NOW named Sulkowicz a recipient of the Woman of Courage Award at its 2016 Forward Feminism Conference, June 24-26. The Woman of Courage Award has been given out annually since 1994, and past recipients including Lily Ledbetter and Ani DiFranco.
Sulkowicz is best known for her thesis art project at Columbia University, titled “Carry That Weight.” The project involved carrying a mattress around campus for a year. According to Sulkowicz, the weight of the mattress symbolized the weight she had been carrying since she was allegedly raped in her dorm room during her sophomore year.
However, Paul Nungesser, the alleged rapist, maintained the sexual encounter was consensual. In fact, the rape account came into question when Nungesser was able to produce Facebook messages with Sulkowicz from months after the alleged incident. The messages from Sulkowicz included telling Nungesser that she loved him and wanted to snuggle with him.

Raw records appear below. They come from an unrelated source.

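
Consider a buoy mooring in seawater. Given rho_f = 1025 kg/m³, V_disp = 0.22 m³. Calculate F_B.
Formula: F_B = \rho_f g V_{disp}
F_B = 1025·9.81·0.22 = 2212 N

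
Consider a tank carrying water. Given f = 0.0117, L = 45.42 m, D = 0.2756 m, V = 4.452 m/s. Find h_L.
Formula: h_L = f \frac{L}{D} \frac{V^2}{2g}
h_L = 0.0117·(45.42/0.2756)·4.452²/(2·9.81) = 1.948 m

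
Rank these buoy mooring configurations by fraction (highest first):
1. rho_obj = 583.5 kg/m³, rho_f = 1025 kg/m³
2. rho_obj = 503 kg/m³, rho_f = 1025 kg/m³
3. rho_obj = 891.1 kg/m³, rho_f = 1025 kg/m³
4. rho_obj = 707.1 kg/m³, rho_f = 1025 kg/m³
Case 1: fraction = 0.5693
Case 2: fraction = 0.4907
Case 3: fraction = 0.8694
Case 4: fraction = 0.6899
Ranking (highest first): 3, 4, 1, 2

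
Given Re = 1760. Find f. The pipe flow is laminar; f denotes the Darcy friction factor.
Formula: f = \frac{64}{Re}
f = 64/1760 = 0.03636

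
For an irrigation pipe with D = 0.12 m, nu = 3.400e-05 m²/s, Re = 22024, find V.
Formula: Re = \frac{V D}{\nu}
Substituting knowns: 22024 = V·0.12/3.400e-05
Solving for V: V = 22024·3.400e-05/0.12 = 6.24 m/s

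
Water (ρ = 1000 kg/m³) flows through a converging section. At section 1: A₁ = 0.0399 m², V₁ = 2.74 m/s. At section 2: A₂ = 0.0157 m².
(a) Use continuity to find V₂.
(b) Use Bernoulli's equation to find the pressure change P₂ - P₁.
(a) Continuity: A₁V₁=A₂V₂ -> V₂=A₁V₁/A₂=0.0399*2.74/0.0157=6.96 m/s
(b) Bernoulli: P₂-P₁=0.5*rho*(V₁^2-V₂^2)/1000=0.5*1000*(2.74^2-6.96^2)/1000=-20.47 kPa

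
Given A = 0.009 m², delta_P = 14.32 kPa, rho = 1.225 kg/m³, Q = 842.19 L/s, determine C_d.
Formula: Q = C_d A \sqrt{\frac{2 \Delta P}{\rho}}
Substituting knowns: 842.19 = C_d·0.009·√(2·(14.32·1000)/1.225)·1000
Solving for C_d: C_d = (842.19/1000)/(0.009·√(2·(14.32·1000)/1.225)) = 0.612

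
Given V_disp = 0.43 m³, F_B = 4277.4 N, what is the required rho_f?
Formula: F_B = \rho_f g V_{disp}
Substituting knowns: 4277.4 = rho_f·9.81·0.43
Solving for rho_f: rho_f = 4277.4/(9.81·0.43) = 1014 kg/m³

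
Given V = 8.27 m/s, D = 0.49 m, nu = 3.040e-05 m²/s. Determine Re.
Formula: Re = \frac{V D}{\nu}
Re = 8.27·0.49/3.040e-05 = 133299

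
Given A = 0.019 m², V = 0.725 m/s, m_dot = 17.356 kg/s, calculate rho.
Formula: \dot{m} = \rho A V
Substituting knowns: 17.356 = rho·0.019·0.725
Solving for rho: rho = 17.356/(0.019·0.725) = 1260 kg/m³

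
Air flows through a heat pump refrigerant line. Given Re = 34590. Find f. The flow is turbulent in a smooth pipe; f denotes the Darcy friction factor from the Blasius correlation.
Formula: f = \frac{0.316}{Re^{0.25}}
f = 0.316/34590^0.25 = 0.02317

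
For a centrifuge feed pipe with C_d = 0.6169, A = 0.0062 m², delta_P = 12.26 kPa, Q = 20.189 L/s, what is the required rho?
Formula: Q = C_d A \sqrt{\frac{2 \Delta P}{\rho}}
Substituting knowns: 20.189 = 0.6169·0.0062·√(2·(12.26·1000)/rho)·1000
Solving for rho: rho = 2·(12.26·1000)/((20.189/1000)/(0.6169·0.0062))² = 880 kg/m³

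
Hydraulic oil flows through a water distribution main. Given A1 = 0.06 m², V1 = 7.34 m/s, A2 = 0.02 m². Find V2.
Formula: V_2 = \frac{A_1 V_1}{A_2}
V2 = 0.06·7.34/0.02 = 22.02 m/s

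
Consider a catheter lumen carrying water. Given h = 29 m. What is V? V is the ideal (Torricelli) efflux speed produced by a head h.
Formula: V = \sqrt{2 g h}
V = √(2·9.81·29) = 23.85 m/s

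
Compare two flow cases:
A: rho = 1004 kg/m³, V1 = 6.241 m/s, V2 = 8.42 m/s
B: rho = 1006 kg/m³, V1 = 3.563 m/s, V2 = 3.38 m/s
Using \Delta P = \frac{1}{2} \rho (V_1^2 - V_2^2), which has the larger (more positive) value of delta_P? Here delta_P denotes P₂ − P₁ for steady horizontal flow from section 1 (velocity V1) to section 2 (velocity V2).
delta_P(A) = -16.04 kPa, delta_P(B) = 0.6391 kPa. Answer: B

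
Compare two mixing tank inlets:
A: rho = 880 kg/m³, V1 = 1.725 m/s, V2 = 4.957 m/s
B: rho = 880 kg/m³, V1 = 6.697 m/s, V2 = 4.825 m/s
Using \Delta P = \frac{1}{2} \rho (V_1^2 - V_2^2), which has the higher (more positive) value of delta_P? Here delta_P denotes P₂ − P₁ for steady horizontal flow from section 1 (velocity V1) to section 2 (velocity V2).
delta_P(A) = -9.502 kPa, delta_P(B) = 9.49 kPa. Answer: B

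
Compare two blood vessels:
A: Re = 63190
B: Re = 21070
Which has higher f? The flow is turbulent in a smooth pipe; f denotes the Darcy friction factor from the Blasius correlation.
f(A) = 0.01993, f(B) = 0.02623. Answer: B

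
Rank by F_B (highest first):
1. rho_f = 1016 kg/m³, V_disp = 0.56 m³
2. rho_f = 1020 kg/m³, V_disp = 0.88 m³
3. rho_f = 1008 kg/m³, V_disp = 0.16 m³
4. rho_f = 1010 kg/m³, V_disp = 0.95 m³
Case 1: F_B = 5581 N
Case 2: F_B = 8805 N
Case 3: F_B = 1582 N
Case 4: F_B = 9413 N
Ranking (highest first): 4, 2, 1, 3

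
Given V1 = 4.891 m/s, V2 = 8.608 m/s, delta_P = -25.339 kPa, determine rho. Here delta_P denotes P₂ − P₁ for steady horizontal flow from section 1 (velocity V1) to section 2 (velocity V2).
Formula: \Delta P = \frac{1}{2} \rho (V_1^2 - V_2^2)
Substituting knowns: -25.339 = 0.5·rho·(4.891² − 8.608²)/1000
Solving for rho: rho = 2·(-25.339·1000)/(4.891² − 8.608²) = 1010 kg/m³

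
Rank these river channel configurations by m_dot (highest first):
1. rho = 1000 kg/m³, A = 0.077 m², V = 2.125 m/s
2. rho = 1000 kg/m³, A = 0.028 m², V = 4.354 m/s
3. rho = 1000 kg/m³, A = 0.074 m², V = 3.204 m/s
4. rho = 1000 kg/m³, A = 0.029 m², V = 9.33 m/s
Case 1: m_dot = 163.6 kg/s
Case 2: m_dot = 121.9 kg/s
Case 3: m_dot = 237.1 kg/s
Case 4: m_dot = 270.6 kg/s
Ranking (highest first): 4, 3, 1, 2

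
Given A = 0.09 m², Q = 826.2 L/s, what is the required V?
Formula: Q = A V
Substituting knowns: 826.2 = 0.09·V·1000
Solving for V: V = (826.2/1000)/0.09 = 9.18 m/s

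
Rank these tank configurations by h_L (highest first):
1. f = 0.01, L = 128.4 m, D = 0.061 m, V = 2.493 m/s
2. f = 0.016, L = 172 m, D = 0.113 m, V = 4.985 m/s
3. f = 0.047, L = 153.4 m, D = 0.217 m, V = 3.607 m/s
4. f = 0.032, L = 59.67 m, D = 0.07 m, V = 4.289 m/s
Case 1: h_L = 6.668 m
Case 2: h_L = 30.85 m
Case 3: h_L = 22.03 m
Case 4: h_L = 25.58 m
Ranking (highest first): 2, 4, 3, 1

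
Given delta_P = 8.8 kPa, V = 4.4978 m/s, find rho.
Formula: V = \sqrt{\frac{2 \Delta P}{\rho}}
Substituting knowns: 4.4978 = √(2·(8.8·1000)/rho)
Solving for rho: rho = 2·(8.8·1000)/4.4978² = 870 kg/m³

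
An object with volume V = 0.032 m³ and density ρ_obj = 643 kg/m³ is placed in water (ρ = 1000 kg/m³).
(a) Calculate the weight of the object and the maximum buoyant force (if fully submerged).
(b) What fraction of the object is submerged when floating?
(a) W=rho_obj*g*V=643*9.81*0.032=201.9 N; F_B(max)=rho*g*V=1000*9.81*0.032=313.9 N
(b) Floating fraction=rho_obj/rho=643/1000=0.643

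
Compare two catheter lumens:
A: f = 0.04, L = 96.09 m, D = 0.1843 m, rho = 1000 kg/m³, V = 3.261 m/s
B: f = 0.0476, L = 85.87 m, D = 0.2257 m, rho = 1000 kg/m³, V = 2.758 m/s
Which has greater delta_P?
delta_P(A) = 110.9 kPa, delta_P(B) = 68.88 kPa. Answer: A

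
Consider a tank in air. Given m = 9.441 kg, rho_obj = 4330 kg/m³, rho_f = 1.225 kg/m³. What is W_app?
Formula: W_{app} = mg\left(1 - \frac{\rho_f}{\rho_{obj}}\right)
W_app = 9.441·9.81·(1 − 1.225/4330) = 92.59 N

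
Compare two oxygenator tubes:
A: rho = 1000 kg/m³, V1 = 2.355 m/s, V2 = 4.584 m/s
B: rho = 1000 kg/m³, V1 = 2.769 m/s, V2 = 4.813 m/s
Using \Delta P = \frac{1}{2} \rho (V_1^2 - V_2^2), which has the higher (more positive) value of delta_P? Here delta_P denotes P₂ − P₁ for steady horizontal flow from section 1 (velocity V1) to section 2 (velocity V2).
delta_P(A) = -7.734 kPa, delta_P(B) = -7.749 kPa. Answer: A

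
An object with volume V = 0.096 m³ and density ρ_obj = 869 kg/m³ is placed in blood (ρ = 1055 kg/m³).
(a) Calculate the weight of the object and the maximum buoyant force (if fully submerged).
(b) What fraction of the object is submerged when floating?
(a) W=rho_obj*g*V=869*9.81*0.096=818.4 N; F_B(max)=rho*g*V=1055*9.81*0.096=993.6 N
(b) Floating fraction=rho_obj/rho=869/1055=0.824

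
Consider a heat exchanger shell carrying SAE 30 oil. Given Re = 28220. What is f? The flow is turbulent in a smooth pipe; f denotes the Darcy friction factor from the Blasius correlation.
Formula: f = \frac{0.316}{Re^{0.25}}
f = 0.316/28220^0.25 = 0.02438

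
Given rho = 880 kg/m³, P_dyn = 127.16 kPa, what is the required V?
Formula: P_{dyn} = \frac{1}{2} \rho V^2
Substituting knowns: 127.16 = 0.5·880·V²/1000
Solving for V: V = √(2·(127.16·1000)/880) = 17 m/s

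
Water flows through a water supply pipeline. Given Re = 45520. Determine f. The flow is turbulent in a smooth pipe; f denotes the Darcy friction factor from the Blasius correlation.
Formula: f = \frac{0.316}{Re^{0.25}}
f = 0.316/45520^0.25 = 0.02163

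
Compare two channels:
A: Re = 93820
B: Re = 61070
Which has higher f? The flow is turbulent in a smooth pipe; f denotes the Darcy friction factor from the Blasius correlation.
f(A) = 0.01806, f(B) = 0.0201. Answer: B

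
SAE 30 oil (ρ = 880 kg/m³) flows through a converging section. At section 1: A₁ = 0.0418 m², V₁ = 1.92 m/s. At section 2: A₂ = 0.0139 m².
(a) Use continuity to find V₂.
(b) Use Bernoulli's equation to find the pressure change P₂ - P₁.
(a) Continuity: A₁V₁=A₂V₂ -> V₂=A₁V₁/A₂=0.0418*1.92/0.0139=5.77 m/s
(b) Bernoulli: P₂-P₁=0.5*rho*(V₁^2-V₂^2)/1000=0.5*880*(1.92^2-5.77^2)/1000=-13.03 kPa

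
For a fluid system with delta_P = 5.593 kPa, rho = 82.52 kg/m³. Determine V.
Formula: V = \sqrt{\frac{2 \Delta P}{\rho}}
V = √(2·(5.593·1000)/82.52) = 11.64 m/s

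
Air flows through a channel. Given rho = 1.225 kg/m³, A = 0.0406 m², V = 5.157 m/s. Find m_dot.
Formula: \dot{m} = \rho A V
m_dot = 1.225·0.0406·5.157 = 0.2565 kg/s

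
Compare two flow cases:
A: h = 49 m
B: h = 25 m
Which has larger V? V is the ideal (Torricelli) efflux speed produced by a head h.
V(A) = 31.01 m/s, V(B) = 22.15 m/s. Answer: A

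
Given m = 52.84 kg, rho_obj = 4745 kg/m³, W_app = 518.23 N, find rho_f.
Formula: W_{app} = mg\left(1 - \frac{\rho_f}{\rho_{obj}}\right)
Substituting knowns: 518.23 = 52.84·9.81·(1 − rho_f/4745)
Solving for rho_f: rho_f = 4745·(1 − 518.23/(52.84·9.81)) = 1.194 kg/m³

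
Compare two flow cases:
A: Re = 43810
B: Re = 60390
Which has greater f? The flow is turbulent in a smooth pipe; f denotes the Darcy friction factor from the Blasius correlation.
f(A) = 0.02184, f(B) = 0.02016. Answer: A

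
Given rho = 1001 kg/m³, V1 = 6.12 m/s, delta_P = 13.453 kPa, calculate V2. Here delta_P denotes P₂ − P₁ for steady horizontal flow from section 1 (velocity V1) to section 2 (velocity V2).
Formula: \Delta P = \frac{1}{2} \rho (V_1^2 - V_2^2)
Substituting knowns: 13.453 = 0.5·1001·(6.12² − V2²)/1000
Solving for V2: V2 = √(6.12² − 2·(13.453·1000)/1001) = 3.252 m/s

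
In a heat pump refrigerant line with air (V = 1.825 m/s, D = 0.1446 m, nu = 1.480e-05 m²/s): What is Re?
Formula: Re = \frac{V D}{\nu}
Re = 1.825·0.1446/1.480e-05 = 17831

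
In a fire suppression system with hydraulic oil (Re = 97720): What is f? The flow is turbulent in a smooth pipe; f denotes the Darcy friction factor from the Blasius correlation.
Formula: f = \frac{0.316}{Re^{0.25}}
f = 0.316/97720^0.25 = 0.01787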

Nungesser was ultimately found “not responsible” by Columbia University, and Sulkowicz decided not to pursue criminal charges. However, she continued her mattress campaign, urging Columbia to kick Nungesser off campus.
Nungesser filed a lawsuit against Columbia for failing to protect him from the highly publicized sexual assault accusations. His suit claimed that Sulkowicz’s project had irreparably damaged his reputation, as students nationwide began carrying their mattresses in protest of Columbia’s decision to allow Nungesser to remain on campus.
Sulkowicz continued to publicize the alleged rape, releasing a pornographic video shortly after her graduation. The video, titled “This is Not a Rape,” depicts Sulkowicz engaging in sexual activity that mirrors the rape allegations she made against Nungesser. She urged viewers not to watch the video without her consent.
NOW previously honored Sulkowicz with its Susan B. Anthony Award in 2014, explaining that she is “inspiring students to question rape culture.”
Sulkowicz thanked NOW in an Instagram post, stating, “Many people ask me how I've ‘healed’ from my assault, as if healing were another word for ‘forgetting about it,’ ‘getting over it,’ or even ‘shutting up about it.’ To expect me to move on is to equate courage with self-censorship.”